Hello!
Here’s the rundown. I have included what I deem to be the necessary for understanding.
I have a linear model using PyTorch’s nn.Linear
class.
linear_model = nn.Linear(28*28, 1)
I have a custom optimizer class.
class Optimizer:
"""A simple attempt to model an optimizer."""
def __init__(self, parameters, learning_rate):
"""Initialize optimizer attributes."""
self.parameters = list(parameters)
self.learning_rate = learning_rate
def step(self):
"""Update the parameters."""
for parameter in self.parameters:
parameter.data -= parameter.data.grad * self.learning_rate
def zero_gradient(self):
"""Reset the gradient of each parameter."""
for parameter in self.parameters:
parameter.grad = None
And have instantiated this class as such:
optimizer = Optimizer(linear_model.parameters(), 1)
The gradients of this model is calculated by the following function.
def calculate_gradients(x_batch, y_batch, model):
predictions = model(x_batch)
loss = l1_norm(predictions, y_batch)
loss.backward()
l1_norm
is defined as such.
def l1_norm(predictions, targets):
predictions = predictions.sigmoid()
return torch.where(targets==1, 1-predictions, predictions).mean()
When I run the model, on the very first epoch a runtime error is thrown:
---------------------------------------------------------------------------
TypeError Traceback (most recent call last)
Input In [17], in <cell line: 1>()
----> 1 train_model(linear_model, 20)
Input In [16], in train_model(model, epochs)
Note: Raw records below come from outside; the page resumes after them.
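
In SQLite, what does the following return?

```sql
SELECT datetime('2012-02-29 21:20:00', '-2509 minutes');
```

2509 minutes = 41h 49m; -2509 minutes from 2012-02-29 21:20:00 is 2012-02-28 03:31:00 (crosses midnight).

2012-02-28 03:31:00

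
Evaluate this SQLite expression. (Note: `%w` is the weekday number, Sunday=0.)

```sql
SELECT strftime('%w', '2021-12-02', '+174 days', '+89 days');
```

First apply '+174 days', '+89 days': 2021-12-02 → 2022-08-22.
2022-08-22 is a Monday; with Sunday=0 that is 1.

1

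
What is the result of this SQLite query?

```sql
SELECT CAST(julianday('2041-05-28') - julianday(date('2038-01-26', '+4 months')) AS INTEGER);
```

Adding +4 months to 2038-01-26 gives 2038-05-26.
5 days remain in May 2038 after the 26th (31 − 26).
Full months from June 2038 through April 2041 contribute their day counts.
Then 28 days into May 2041.
Total: 5 + 30 + 31 + 31 + 30 + 31 + 30 + 31 + 31 + 28 + 31 + 30 + 31 + 30 + 31 + 31 + 30 + 31 + 30 + 31 + 31 + 29 + 31 + 30 + 31 + 30 + 31 + 31 + 30 + 31 + 30 + 31 + 31 + 28 + 31 + 30 + 28 = 1098.

1098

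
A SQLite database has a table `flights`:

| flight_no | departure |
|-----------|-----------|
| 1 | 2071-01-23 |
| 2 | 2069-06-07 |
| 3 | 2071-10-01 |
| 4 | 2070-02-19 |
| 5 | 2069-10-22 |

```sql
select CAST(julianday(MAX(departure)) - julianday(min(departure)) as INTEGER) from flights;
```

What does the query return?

846

MIN = 2069-06-07, MAX = 2071-10-01.
23 days remain in June 2069 after the 7th (30 − 7).
Full months from July 2069 through September 2071 contribute their day counts.
Then 1 day into October 2071.
Total: 23 + 31 + 31 + 30 + 31 + 30 + 31 + 31 + 28 + 31 + 30 + 31 + 30 + 31 + 31 + 30 + 31 + 30 + 31 + 31 + 28 + 31 + 30 + 31 + 30 + 31 + 31 + 30 + 1 = 846.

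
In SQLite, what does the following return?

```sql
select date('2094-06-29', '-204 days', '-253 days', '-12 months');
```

Applying '-204 days' to 2094-06-29: counting 204 days back gives 2093-12-07.
Applying '-253 days' to 2093-12-07: counting 253 days back gives 2093-03-29.
Adding -12 months to 2093-03-29 gives 2092-03-29.

2092-03-29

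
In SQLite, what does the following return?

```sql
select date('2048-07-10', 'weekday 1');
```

2048-07-13

`weekday 1` advances to the next Monday; 2048-07-10 is a Friday, so it moves forward to 2048-07-13.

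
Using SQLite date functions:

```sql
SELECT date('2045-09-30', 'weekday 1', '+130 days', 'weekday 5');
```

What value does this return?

2046-02-09

`weekday 1` advances to the next Monday; 2045-09-30 is a Saturday, so it moves forward to 2045-10-02.
Applying '+130 days' to 2045-10-02: counting 130 days forward gives 2046-02-09.
`weekday 5` advances to the next Friday; 2046-02-09 is already a Friday, so it stays at 2046-02-09.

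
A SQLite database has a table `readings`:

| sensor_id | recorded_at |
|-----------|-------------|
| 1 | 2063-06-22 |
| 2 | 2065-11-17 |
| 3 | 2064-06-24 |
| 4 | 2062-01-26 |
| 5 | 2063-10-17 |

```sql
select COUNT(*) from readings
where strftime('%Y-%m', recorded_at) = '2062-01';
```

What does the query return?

Rows with year-month 2062-01: 2062-01-26 → 1.

1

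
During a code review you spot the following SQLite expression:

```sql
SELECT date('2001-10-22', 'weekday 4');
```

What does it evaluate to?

2001-10-25

`weekday 4` advances to the next Thursday; 2001-10-22 is a Monday, so it moves forward to 2001-10-25.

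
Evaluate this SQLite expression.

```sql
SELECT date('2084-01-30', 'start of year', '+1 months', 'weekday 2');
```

2084-02-01

`start of year` rewinds 2084-01-30 to 2084-01-01.
Adding +1 month to 2084-01-01 gives 2084-02-01.
`weekday 2` advances to the next Tuesday; 2084-02-01 is already a Tuesday, so it stays at 2084-02-01.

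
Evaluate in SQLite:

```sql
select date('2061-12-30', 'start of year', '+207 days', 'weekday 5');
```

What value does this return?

`start of year` rewinds 2061-12-30 to 2061-01-01.
Applying '+207 days' to 2061-01-01: counting 207 days forward gives 2061-07-27.
`weekday 5` advances to the next Friday; 2061-07-27 is a Wednesday, so it moves forward to 2061-07-29.

2061-07-29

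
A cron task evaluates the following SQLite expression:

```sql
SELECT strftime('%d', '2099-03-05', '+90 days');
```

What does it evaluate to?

First apply '+90 days': 2099-03-05 → 2099-06-03.
`%d` extracts the 2-digit day of month: 03.

03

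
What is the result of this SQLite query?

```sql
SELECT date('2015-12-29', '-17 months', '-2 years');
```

2012-07-29

Adding -17 months to 2015-12-29 gives 2014-07-29.
Adding -2 years to 2014-07-29 gives 2012-07-29.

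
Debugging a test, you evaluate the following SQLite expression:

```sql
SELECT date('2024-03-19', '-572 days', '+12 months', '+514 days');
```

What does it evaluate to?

Applying '-572 days' to 2024-03-19: counting 572 days back gives 2022-08-25.
Adding +12 months to 2022-08-25 gives 2023-08-25.
Applying '+514 days' to 2023-08-25: counting 514 days forward gives 2025-01-20.

2025-01-20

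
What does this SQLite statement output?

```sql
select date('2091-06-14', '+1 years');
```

Adding +1 year to 2091-06-14 gives 2092-06-14.

2092-06-14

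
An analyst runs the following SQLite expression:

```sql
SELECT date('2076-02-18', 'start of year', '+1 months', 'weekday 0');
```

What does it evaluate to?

2076-02-02

`start of year` rewinds 2076-02-18 to 2076-01-01.
Adding +1 month to 2076-01-01 gives 2076-02-01.
`weekday 0` advances to the next Sunday; 2076-02-01 is a Saturday, so it moves forward to 2076-02-02.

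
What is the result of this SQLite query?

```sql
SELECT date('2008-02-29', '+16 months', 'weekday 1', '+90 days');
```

Adding +16 months to 2008-02-29 gives 2009-06-29.
`weekday 1` advances to the next Monday; 2009-06-29 is already a Monday, so it stays at 2009-06-29.
Applying '+90 days' to 2009-06-29: counting 90 days forward gives 2009-09-27.

2009-09-27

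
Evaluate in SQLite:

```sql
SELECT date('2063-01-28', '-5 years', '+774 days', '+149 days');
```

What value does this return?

Adding -5 years to 2063-01-28 gives 2058-01-28.
Applying '+774 days' to 2058-01-28: counting 774 days forward gives 2060-03-12.
Applying '+149 days' to 2060-03-12: counting 149 days forward gives 2060-08-08.

2060-08-08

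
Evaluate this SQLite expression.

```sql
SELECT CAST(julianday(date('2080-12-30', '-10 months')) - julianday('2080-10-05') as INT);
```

Adding -10 months to 2080-12-30 targets 2080-02-30. February 2080 has only 29 days, so SQLite normalizes the 1-day overflow forward to 2080-03-01.
30 days remain in March 2080 after the 1st (31 − 1).
Full months from April 2080 through September 2080 contribute their day counts.
Then 5 days into October 2080.
Total: 30 + 30 + 31 + 30 + 31 + 31 + 30 + 5 = 218.
The subtraction is earlier − later, so the result is −218 → -218.

-218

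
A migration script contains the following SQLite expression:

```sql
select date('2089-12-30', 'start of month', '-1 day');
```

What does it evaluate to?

2089-11-30

`start of month` rewinds 2089-12-30 to 2089-12-01.
Going back 1 day from 2089-12-01 reaches 2089-11-30 (last day of November, 30 days).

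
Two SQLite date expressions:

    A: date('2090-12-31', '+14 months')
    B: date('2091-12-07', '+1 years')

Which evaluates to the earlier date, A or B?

A = 2092-03-02.
B = 2092-12-07.
A is earlier.

A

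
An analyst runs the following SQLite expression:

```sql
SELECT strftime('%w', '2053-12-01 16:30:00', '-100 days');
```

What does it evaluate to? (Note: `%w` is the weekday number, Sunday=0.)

6

First apply '-100 days': 2053-12-01 16:30:00 → 2053-08-23 16:30:00.
2053-08-23 is a Saturday; with Sunday=0 that is 6.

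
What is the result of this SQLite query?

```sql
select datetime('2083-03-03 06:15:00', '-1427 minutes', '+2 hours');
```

2083-03-02 08:28:00

1427 minutes = 23h 47m; -1427 minutes from 2083-03-03 06:15:00 is 2083-03-02 06:28:00 (crosses midnight).
+2 hours from 2083-03-02 06:28:00 is 2083-03-02 08:28:00.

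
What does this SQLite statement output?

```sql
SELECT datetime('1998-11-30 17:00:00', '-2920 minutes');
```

2920 minutes = 48h 40m; -2920 minutes from 1998-11-30 17:00:00 is 1998-11-28 16:20:00 (crosses midnight).

1998-11-28 16:20:00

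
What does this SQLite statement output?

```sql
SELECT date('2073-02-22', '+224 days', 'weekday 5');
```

2073-10-06

Applying '+224 days' to 2073-02-22: counting 224 days forward gives 2073-10-04.
`weekday 5` advances to the next Friday; 2073-10-04 is a Wednesday, so it moves forward to 2073-10-06.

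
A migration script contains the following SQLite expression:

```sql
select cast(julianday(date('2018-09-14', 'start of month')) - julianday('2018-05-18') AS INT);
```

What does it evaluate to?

`start of month` rewinds 2018-09-14 to 2018-09-01.
13 days remain in May 2018 after the 18th (31 − 18).
June 2018: 30 days.
July 2018: 31 days.
August 2018: 31 days.
Then 1 day into September 2018.
Total: 13 + 30 + 31 + 31 + 1 = 106.

106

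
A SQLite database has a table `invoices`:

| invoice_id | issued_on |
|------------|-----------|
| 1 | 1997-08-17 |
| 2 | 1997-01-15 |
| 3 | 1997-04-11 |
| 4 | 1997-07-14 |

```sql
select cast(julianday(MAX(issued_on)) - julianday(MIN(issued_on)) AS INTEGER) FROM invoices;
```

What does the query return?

MIN = 1997-01-15, MAX = 1997-08-17.
16 days remain in January 1997 after the 15th (31 − 15).
Full months from February 1997 through July 1997 contribute their day counts.
Then 17 days into August 1997.
Total: 16 + 28 + 31 + 30 + 31 + 30 + 31 + 17 = 214.

214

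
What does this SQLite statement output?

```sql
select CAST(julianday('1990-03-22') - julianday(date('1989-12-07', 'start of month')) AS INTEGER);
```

`start of month` rewinds 1989-12-07 to 1989-12-01.
30 days remain in December 1989 after the 1st (31 − 1).
January 1990: 31 days.
February 1990: 28 days.
Then 22 days into March 1990.
Total: 30 + 31 + 28 + 22 = 111.

111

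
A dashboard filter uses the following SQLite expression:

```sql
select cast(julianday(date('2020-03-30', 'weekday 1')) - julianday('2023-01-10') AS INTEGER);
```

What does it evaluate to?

-1016

`weekday 1` advances to the next Monday; 2020-03-30 is already a Monday, so it stays at 2020-03-30.
1 day remains in March 2020 after the 30th (31 − 30).
Full months from April 2020 through December 2022 contribute their day counts.
Then 10 days into January 2023.
Total: 1 + 30 + 31 + 30 + 31 + 31 + 30 + 31 + 30 + 31 + 31 + 28 + 31 + 30 + 31 + 30 + 31 + 31 + 30 + 31 + 30 + 31 + 31 + 28 + 31 + 30 + 31 + 30 + 31 + 31 + 30 + 31 + 30 + 31 + 10 = 1016.
The subtraction is earlier − later, so the result is −1016 → -1016.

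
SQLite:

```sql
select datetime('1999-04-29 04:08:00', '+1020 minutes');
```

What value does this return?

1999-04-29 21:08:00

1020 minutes = 17h 0m; +1020 minutes from 1999-04-29 04:08:00 is 1999-04-29 21:08:00.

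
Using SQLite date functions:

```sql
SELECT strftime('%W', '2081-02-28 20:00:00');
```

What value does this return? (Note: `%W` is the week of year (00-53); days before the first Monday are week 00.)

2081-02-28 is a Friday. SQLite's %W counts Mondays since the year started; the result is 08.

08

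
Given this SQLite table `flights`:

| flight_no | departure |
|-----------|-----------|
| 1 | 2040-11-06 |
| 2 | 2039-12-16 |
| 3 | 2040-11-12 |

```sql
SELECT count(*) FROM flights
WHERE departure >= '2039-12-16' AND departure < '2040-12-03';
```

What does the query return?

Rows in [2039-12-16, 2040-12-03): 2040-11-06, 2039-12-16, 2040-11-12 → 3 rows.

3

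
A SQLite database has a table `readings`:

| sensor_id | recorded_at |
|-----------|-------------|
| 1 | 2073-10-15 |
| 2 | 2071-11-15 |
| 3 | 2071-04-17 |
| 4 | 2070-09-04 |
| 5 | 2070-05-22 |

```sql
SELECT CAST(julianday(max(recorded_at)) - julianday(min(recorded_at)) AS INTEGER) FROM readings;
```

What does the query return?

1242

MIN = 2070-05-22, MAX = 2073-10-15.
9 days remain in May 2070 after the 22nd (31 − 22).
Full months from June 2070 through September 2073 contribute their day counts.
Then 15 days into October 2073.
Total: 9 + 30 + 31 + 31 + 30 + 31 + 30 + 31 + 31 + 28 + 31 + 30 + 31 + 30 + 31 + 31 + 30 + 31 + 30 + 31 + 31 + 29 + 31 + 30 + 31 + 30 + 31 + 31 + 30 + 31 + 30 + 31 + 31 + 28 + 31 + 30 + 31 + 30 + 31 + 31 + 30 + 15 = 1242.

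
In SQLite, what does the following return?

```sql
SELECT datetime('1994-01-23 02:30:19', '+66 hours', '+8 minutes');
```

+66 hours from 1994-01-23 02:30:19 is 1994-01-25 20:30:19 (crosses midnight).
+8 minutes from 1994-01-25 20:30:19 is 1994-01-25 20:38:19.

1994-01-25 20:38:19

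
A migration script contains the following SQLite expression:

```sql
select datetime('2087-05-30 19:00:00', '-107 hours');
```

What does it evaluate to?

2087-05-26 08:00:00

-107 hours from 2087-05-30 19:00:00 is 2087-05-26 08:00:00 (crosses midnight).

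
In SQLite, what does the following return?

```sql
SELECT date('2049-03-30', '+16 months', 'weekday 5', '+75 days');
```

Adding +16 months to 2049-03-30 gives 2050-07-30.
`weekday 5` advances to the next Friday; 2050-07-30 is a Saturday, so it moves forward to 2050-08-05.
Applying '+75 days' to 2050-08-05: counting 75 days forward gives 2050-10-19.

2050-10-19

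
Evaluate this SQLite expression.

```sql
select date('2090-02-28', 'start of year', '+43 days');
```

`start of year` rewinds 2090-02-28 to 2090-01-01.
Applying '+43 days' to 2090-01-01: counting 43 days forward gives 2090-02-13.

2090-02-13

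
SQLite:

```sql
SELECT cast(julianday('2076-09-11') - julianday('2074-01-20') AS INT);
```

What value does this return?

11 days remain in January 2074 after the 20th (31 − 20).
Full months from February 2074 through August 2076 contribute their day counts.
Then 11 days into September 2076.
Total: 11 + 28 + 31 + 30 + 31 + 30 + 31 + 31 + 30 + 31 + 30 + 31 + 31 + 28 + 31 + 30 + 31 + 30 + 31 + 31 + 30 + 31 + 30 + 31 + 31 + 29 + 31 + 30 + 31 + 30 + 31 + 31 + 11 = 965.

965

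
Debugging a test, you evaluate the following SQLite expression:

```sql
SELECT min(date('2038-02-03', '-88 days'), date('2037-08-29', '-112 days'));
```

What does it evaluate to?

date('2038-02-03', '-88 days') → 2037-11-07.
date('2037-08-29', '-112 days') → 2037-05-09.
Earlier of the two is 2037-05-09.

2037-05-09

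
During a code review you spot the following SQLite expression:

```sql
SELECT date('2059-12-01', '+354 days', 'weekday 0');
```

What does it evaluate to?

2060-11-21

Applying '+354 days' to 2059-12-01: counting 354 days forward gives 2060-11-19.
`weekday 0` advances to the next Sunday; 2060-11-19 is a Friday, so it moves forward to 2060-11-21.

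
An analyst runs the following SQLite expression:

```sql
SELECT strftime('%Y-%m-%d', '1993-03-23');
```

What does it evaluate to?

1993-03-23

`%Y-%m-%d` extracts the ISO date: 1993-03-23.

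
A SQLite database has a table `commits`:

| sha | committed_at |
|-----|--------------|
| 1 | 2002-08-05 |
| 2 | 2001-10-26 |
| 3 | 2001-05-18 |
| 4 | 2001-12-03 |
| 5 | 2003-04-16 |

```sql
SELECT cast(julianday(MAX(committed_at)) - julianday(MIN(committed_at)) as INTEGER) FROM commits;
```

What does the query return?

MIN = 2001-05-18, MAX = 2003-04-16.
13 days remain in May 2001 after the 18th (31 − 18).
Full months from June 2001 through March 2003 contribute their day counts.
Then 16 days into April 2003.
Total: 13 + 30 + 31 + 31 + 30 + 31 + 30 + 31 + 31 + 28 + 31 + 30 + 31 + 30 + 31 + 31 + 30 + 31 + 30 + 31 + 31 + 28 + 31 + 16 = 698.

698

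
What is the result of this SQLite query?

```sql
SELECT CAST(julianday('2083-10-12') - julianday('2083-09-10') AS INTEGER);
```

32

20 days remain in September 2083 after the 10th (30 − 10).
Then 12 days into October 2083.
Total: 20 + 12 = 32.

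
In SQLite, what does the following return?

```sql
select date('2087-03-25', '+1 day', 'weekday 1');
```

Advancing 1 more day within March lands on 2087-03-26.
`weekday 1` advances to the next Monday; 2087-03-26 is a Wednesday, so it moves forward to 2087-03-31.

2087-03-31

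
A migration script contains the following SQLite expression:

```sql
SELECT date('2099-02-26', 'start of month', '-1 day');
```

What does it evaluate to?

`start of month` rewinds 2099-02-26 to 2099-02-01.
Going back 1 day from 2099-02-01 reaches 2099-01-31 (last day of January, 31 days).

2099-01-31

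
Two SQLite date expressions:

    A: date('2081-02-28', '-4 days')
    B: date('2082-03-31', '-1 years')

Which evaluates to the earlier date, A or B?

A

A = 2081-02-24.
B = 2081-03-31.
A is earlier.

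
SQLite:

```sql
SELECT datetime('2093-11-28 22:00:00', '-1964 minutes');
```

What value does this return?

2093-11-27 13:16:00

1964 minutes = 32h 44m; -1964 minutes from 2093-11-28 22:00:00 is 2093-11-27 13:16:00 (crosses midnight).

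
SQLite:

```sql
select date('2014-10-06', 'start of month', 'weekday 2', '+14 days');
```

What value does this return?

`start of month` rewinds 2014-10-06 to 2014-10-01.
`weekday 2` advances to the next Tuesday; 2014-10-01 is a Wednesday, so it moves forward to 2014-10-07.
Advancing 14 more days within October lands on 2014-10-21.

2014-10-21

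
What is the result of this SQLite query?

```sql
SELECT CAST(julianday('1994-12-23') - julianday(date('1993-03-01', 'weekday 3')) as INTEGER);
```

`weekday 3` advances to the next Wednesday; 1993-03-01 is a Monday, so it moves forward to 1993-03-03.
28 days remain in March 1993 after the 3rd (31 − 3).
Full months from April 1993 through November 1994 contribute their day counts.
Then 23 days into December 1994.
Total: 28 + 30 + 31 + 30 + 31 + 31 + 30 + 31 + 30 + 31 + 31 + 28 + 31 + 30 + 31 + 30 + 31 + 31 + 30 + 31 + 30 + 23 = 660.

660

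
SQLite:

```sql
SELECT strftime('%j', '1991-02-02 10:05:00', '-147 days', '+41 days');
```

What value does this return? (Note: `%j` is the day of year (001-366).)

292

First apply '-147 days', '+41 days': 1991-02-02 10:05:00 → 1990-10-19 10:05:00.
Day-of-year for 1990-10-19: days since 1990-01-01 inclusive = 292, zero-padded to 292.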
1 def train_model(model, epochs):
2 for epoch in range(epochs):
----> 3 train_epoch(model)
4 print(valid_epoch(model), end=', ')
Input In [15], in train_epoch(model)
2 for x_batch, y_batch in train_dataloader:
3 calculate_gradients(x_batch, y_batch, model)
----> 4 optimizer.step()
5 optimizer.zero_gradient()
Input In [9], in Optimizer.step(self)
10 """Update the parameters."""
11 for parameter in self.parameters:
---> 12 parameter.data -= parameter.data.grad * self.learning_rate
TypeError: unsupported operand type(s) for *: 'NoneType' and 'int'
What I’ve gathered is that, despite loss.backward
being run in calculate_gradients
, parameter.data.grad
remains of None
type and hence cannot be multiplied with self.learning_rate
.
Does anyone have an idea as to why loss.backward
is keeping parameter.data.grad
as None
? nn.Linear
does make sure requires_grad
is set to True
so I’m not quite sure what’s going wrong.
I would really appreciate any help! Please let me know if I’m still ambiguous or if I should supply any more information.